I also heard something else in this prayer: the reason why He does what He does for these beloved ones. Throughout the prayer, He repeats the idea four times. In verse 11, “protect them by the power of your name, the name you gave me, so that they may be one as we are one.”  Then again in verse 21, He says, “that they may all be one, just as you, Father, are in me, and I in you…”, and then in verse 22 and 23 He says, “The glory that you have given me I have given to them, that they may be one even as we are one, I in them and you in me, that they may become perfectly one, so that the world may know that you sent me and loved them even as you loved me.” 

There it is: that we may be ONE. Unified. That we may have One God, One Great Love that orders all our loves and gives us one focus. One task, “so that the world may know that you sent me and loved them even as you loved me,” The first purpose of His coming was to give us unity with The Triune God, ultimately giving glory to God. God worked through Christ’s death to give us the ability to have oneness in heart, mind, and purpose with God. Then in verse 21, something else has been accomplished for all mankind. That is the possibility of being unified as one people under God. He desires that we have lasting peace and unity with one another, as they, the Three Persons of the Godhead, enjoy with one another.  

For me, this truth shakes off the nagging insecurity that can come with the ups and downs of human relationships.
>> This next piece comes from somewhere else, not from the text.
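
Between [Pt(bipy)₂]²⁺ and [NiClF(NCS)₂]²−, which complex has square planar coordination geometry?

For [Pt(bipy)₂]²⁺: Ligand charges: 2,2′-bipyridine is neutral. With an overall charge of +2 the platinum centre must be in the +2 oxidation state. Platinum is a group-10 element; Pt(II) is therefore d⁸. A 5d d⁸ ion has a large crystal-field splitting; square planar leaves the high-energy d_{x²−y²} orbital empty and maximises CFSE. → square planar.
For [NiClF(NCS)₂]²−: Ligand charges: each chloride is −1; each fluoride is −1; each isothiocyanate is −1. With an overall charge of −2 the nickel centre must be in the +2 oxidation state. Group 10 minus oxidation state 2 gives a d⁸ configuration. Chloride, fluoride, and isothiocyanate are weak-field ligands. With weak-field ligands the CFSE gain from square planar is small, so a 3d d⁸ ion takes the sterically preferred tetrahedral geometry. → tetrahedral.

[Pt(bipy)₂]²⁺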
It is knowing that the peace that I have with God, and the oneness that He desires with me, frees me to see every true believer in that same “oneness”, with Christ in the center. Paul speaks of this in Ephesians 2:

Therefore remember that at one time you Gentiles in the flesh… remember that you were at that time separated from Christ, alienated from the commonwealth of Israel and strangers to the covenants of promise, having no hope and without God in the world. But now in Christ Jesus you who once were far off have been brought near by the blood of Christ. For he himself is our peace, who has made us both one and has broken down in his flesh the dividing wall of hostility by abolishing the law of commandments expressed in ordinances, that he might create in himself one new man in place of the two, so making peace, and might reconcile us both to God in one body through the cross, thereby killing the hostility. And he came and preached peace to you who were far off and peace to those who were near. For through him we both have access in one Spirit to the Father. So then you are no longer strangers and aliens, but you are fellow citizens with the saints and members of the household of God, built on the foundation of the apostles and prophets, Christ Jesus himself being the cornerstone, in whom the whole structure, being joined together, grows into a holy temple in the Lord. In him you also are being built together into a dwelling place for God by the Spirit.”  

In this passage, we see the means by which peace is accomplished, the purpose for which it is accomplished, and the outworking of ultimate peace. It has its foundation in Jesus, our Emmanuel; our Prince of Peace. For this the angels sang “Glory to God in the Highest!” Let our hearts sing along!  

Lisa Brock

Lisa Brock oversees the development of women’s discipleship opportunities within the scope of Reaching & Teaching’s short-term program. The Brocks served 10 years as a missionaries in Italy, during which Lisa had many opportunities to teach both women and children. Since 2003, she has also served in various church ministries including working with students, women and children.